When you end up in the emergency room a few times because you feel like you’re dying but the doctors don’t find anything wrong with you, it’s really hard to not feel like you’re losing your mind. You’re often not taken seriously. Doctors openly scoffed at me and mocked me. At one urgent care, a sympathetic nurse who suffered from panic attacks after the birth of her first child listened to me and made me feel somewhat sane. I’m not saying panic disorder is worse than cancer, but the latter is taken seriously by the medical community.
Panic disorder makes you feel so alone. And you often alienate yourself, compounding the problem. A lot of people become agoraphobic or self-medicate with alcohol with panic disorder. I feel as if I lost about a year to a year and a half of my life to it. I was able to overcome panic disorder through a mixture of medication, cognitive therapy and educating myself about it. Writing an article about panic disorder and learning so much about it really helped more than medication. (If you want to read a great book about someone overcoming panic disorder, I highly recommend Priscilla Warner’s Learning to Breathe: My Yearlong Quest to Bring Calm to My Life.)
I found myself talking a lot about panic disorder, but I haven’t talked as much about the cancer. But I talk about the panic attacks more openly because they’re in my rearview mirror. They’re in the past tense.
I haven’t told everyone about my diagnosis. There was no Facebook announcement. I don’t link to my blog on my own social media. I’ve been telling people on a case-by-case basis. And even when I tell people, I follow up with a quick, “But I’m going to be fine!” and reassure them that things are going well. (Both are true.)
In fact, my boyfriend goes with me to my doctor’s appointments not only for support but to also make sure that I don’t downplay my symptoms and side effects.
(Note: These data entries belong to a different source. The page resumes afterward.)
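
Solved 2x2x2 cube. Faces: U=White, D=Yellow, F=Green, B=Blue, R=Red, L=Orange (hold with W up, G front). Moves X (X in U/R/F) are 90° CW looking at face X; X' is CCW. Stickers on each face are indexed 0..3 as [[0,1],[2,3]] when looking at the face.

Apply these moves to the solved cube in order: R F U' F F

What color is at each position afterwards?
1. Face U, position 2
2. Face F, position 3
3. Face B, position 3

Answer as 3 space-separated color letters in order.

After move 1 (R): R=RRRR U=WGWG F=GYGY D=YBYB B=WBWB
After move 2 (F): F=GGYY U=WGOO R=WRGR D=RRYB L=OYOB
After move 3 (U'): U=GOWO F=OYYY R=GGGR B=WRWB L=WBOB
After move 4 (F): F=YOYY U=GOBB R=WGOR D=GGYB L=WROR
After move 5 (F): F=YYYO U=GORR R=BGBR D=OWYB L=WGOG
Query 1: U[2] = R
Query 2: F[3] = O
Query 3: B[3] = B

Answer: R O B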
I want to reassure the doctors that I am fine, but he keeps reminding me that they really need to know about any symptoms.
So a lot of people don’t see the dark side—only my boyfriend in many cases, and that’s because he’s around. And my two cats, who sometimes hear me announce, to no one in particular, “I’m sad.” Though sometimes I address the nearest feline with, “Oh, kitty. I’m so sad.” Just a sad cat lady talking to her cats.
I generally find it difficult to talk about my Hodgkin’s lymphoma. That’s why I write about it. Maybe I’ll feel more comfortable discussing it in the past tense. I certainly hope that’s the case by the end of the year. I tell myself if I got through panic disorder, then surely I can get through this, with support and some of the best medical treatment around, even though my instinct is to try to deal with this alone. Like I’m some sort of wild animal who will be left behind or eaten if I show weakness.
But doubt lingers, like the sore throat I’m experiencing. (Not another cold and eye infection! Please!) This is irrational thinking, but that last time I randomly burst into fits of tears was at the very beginning of my diagnosis, so I wonder if the treatment’s stopped working. It was, of course, also a time of great uncertainty.
At that time, right after my diagnosis, I was also experiencing night sweats. At night, I would lay down a yoga or beach towel on my bed and put on my moisture-wicking workout clothes, with extra clothes by the bed for the nights I would wake up drenched and have to change. I felt as if the night sweats were my body’s way of grieving for itself and what was happening—as were the bouts of crying. It was like my body was a sponge full of sadness that couldn’t escape through my tear ducts and had to seep out my pores at night, when I couldn’t be on guard.
My next PET scan, which will show the chemo’s progress, is in a few weeks. Even if I need longer treatment or stronger treatment, I’m expected to get better.
For now, I will let myself cry and will move forward, until I can say, “I had cancer.”